Interlaboratory Comparison of the Results of Lifecodes LSA Class I and Class II Single Antigen Kits for Human Leukocyte Antigen Antibody Detection.
10.3343/alm.2015.35.3.321
- Author:
Eun Jee OH
1
;
Hyewon PARK
;
Kyoung Un PARK
;
Eun Suk KANG
;
Hyon Suk KIM
;
Eun Young SONG
Author Information
1. Department of Laboratory Medicine, Seoul St. Mary's Hospital, College of Medicine, The Catholic University of Korea, Seoul, Korea.
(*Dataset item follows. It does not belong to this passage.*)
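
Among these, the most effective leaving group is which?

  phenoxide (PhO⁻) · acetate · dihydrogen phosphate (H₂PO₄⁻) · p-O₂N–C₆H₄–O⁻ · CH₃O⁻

dihydrogen phosphate (H₂PO₄⁻)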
- Publication Type:Evaluation Studies ; Original Article ; Research Support, Non-U.S. Gov't
- Keywords:
Antibody specificity;
Correlation;
HLA antigens;
Histocompatibility testing;
Laboratories;
Concordance
- MeSH:
Analysis of Variance;
HLA Antigens/immunology;
Histocompatibility Testing;
Humans;
Isoantibodies/*blood;
Laboratories;
Reagent Kits, Diagnostic;
Reproducibility of Results
- From:Annals of Laboratory Medicine
2015;35(3):321-328
- CountryRepublic of Korea
- Language:English
-
Abstract:
BACKGROUND: Although single antigen bead assays (SAB) are approved qualitative tests, the median fluorescence intensity (MFI) values obtained from SAB are frequently used in combination with quantitative significances for diagnostic purposes. To gauge the reproducibility of SAB results, we assessed the interlaboratory variability of MFI values using identical kits with reagents from the same lot and the manufacturer's protocol. METHODS: Six serum samples containing HLA-specific antibodies were analyzed at five laboratories by using Lifecodes LSA Class I and Class II SAB kits (Immucor, USA) from the same lot, according to the manufacturer's protocol. We analyzed the concordance of qualitative results according to distinct MFI cutoffs (1,000, 3,000, 5,000, and 10,000), and the correlation of quantitative MFI values obtained by the participating laboratories. The CV for MFI values were analyzed and grouped by mean MFI values from the five laboratories (<1,000; 1,000-2,999; 3,000-4,999; 5,000-9,999; and > or =10,000). RESULTS: The categorical results obtained from the five laboratories exhibited concordance rates of 96.0% and 97.2% for detection of HLA class I and class II antibodies, respectively. The Pearson correlation coefficients for MFI values of class I and class II antibodies were between 0.947-0.991 and 0.992-0.997, respectively. The median CVs for the MFI values among five laboratories in the lower MFI range (<1,000) were significantly higher than those for the other MFI ranges (all P<0.01). CONCLUSIONS: Analysis of SAB performed in five laboratories using identical protocols and reagents from the same lot resulted in high levels of concordance and strong correlation of results.